Titelthema

April 2014

Heimkinder in der Diakonie

»Du bist und bleibst im Regen« – so lautet der Titel des neuen Heim­kinder­buches, das die Zieglerschen in Kürze heraus­geben und das wir hier in Aus­zügen vorstellen. Es handelt von der Heim­erziehung in der Diakonie in den 1950er bis 1970er Jahren in Ober­schwaben. Als Träger beziehungs­weise als Nachfolge­träger stellen sich die Zieglerschen der Vergangen­heit und den aufwühlenden Lebensgeschichten junger Menschen, die in dieser Zeit in Wilhelmsdorf, Altshausen, in Berg bei Ravensburg und in Eglofstal betreut wurden.

Text: Petra Hennicke

Am Anfang waren Gespräche. Immer mehr ehe­ma­lige Heim­kin­der mel­de­ten sich bei den Zieg­ler­schen. Sie woll­ten Akten­ein­sicht, sie woll­ten reden, den Ort noch ein­mal sehen, der sie so geprägt hatte. Man­che woll­ten mit ihrer Akte allein sein, andere baten: »Bitte blei­ben Sie da. Ich habe Angst, dass mich die Ver­gan­gen­heit überwältigt.« Viele der Gespräche waren lang und inten­siv. So ent­stand allmählich Ver­trauen.
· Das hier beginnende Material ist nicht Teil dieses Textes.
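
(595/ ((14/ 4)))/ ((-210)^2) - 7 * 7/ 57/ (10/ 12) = -86113/ 83790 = -1.03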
Lange schon gab es in den Zieg­ler­schen den Plan, ein »Heim­kin­der­buch « her­aus­zu­brin­gen und diese Epo­che der eige­nen Geschichte ausführlich zu beleuch­ten. Vor gut vier Jah­ren, im Som­mer 2010, began­nen die Arbei­ten an die­sem Buch. Ins­ge­samt vier Häuser haben wir in der Zeit zwi­schen dem Ende des Zwei­ten Welt­kriegs bis zum Beginn der 1970er Jahre ausführlich beleuch­tet: das Heil­er­zie­hungs­heim in Wil­helms­dorf, das Mar­tins­haus in Alts­hau­sen, das Mar­tins­haus Klein­to­bel und das Wai­sen­haus und spätere Ev. Kin­der- und Jugend­dorf Siloah. Nur das Wil­helms­dor­fer Heim war damals wirk­lich in Träger­schaft der Zieg­ler­schen. Doch als heute Verant­wort­li­che sahen wir es als unsere Pflicht, auch die ande­ren Ein­rich­tun­gen zu beleuch­ten. Wer, wenn nicht wir, sollte sich die­ser Verant­wor­tung stel­len?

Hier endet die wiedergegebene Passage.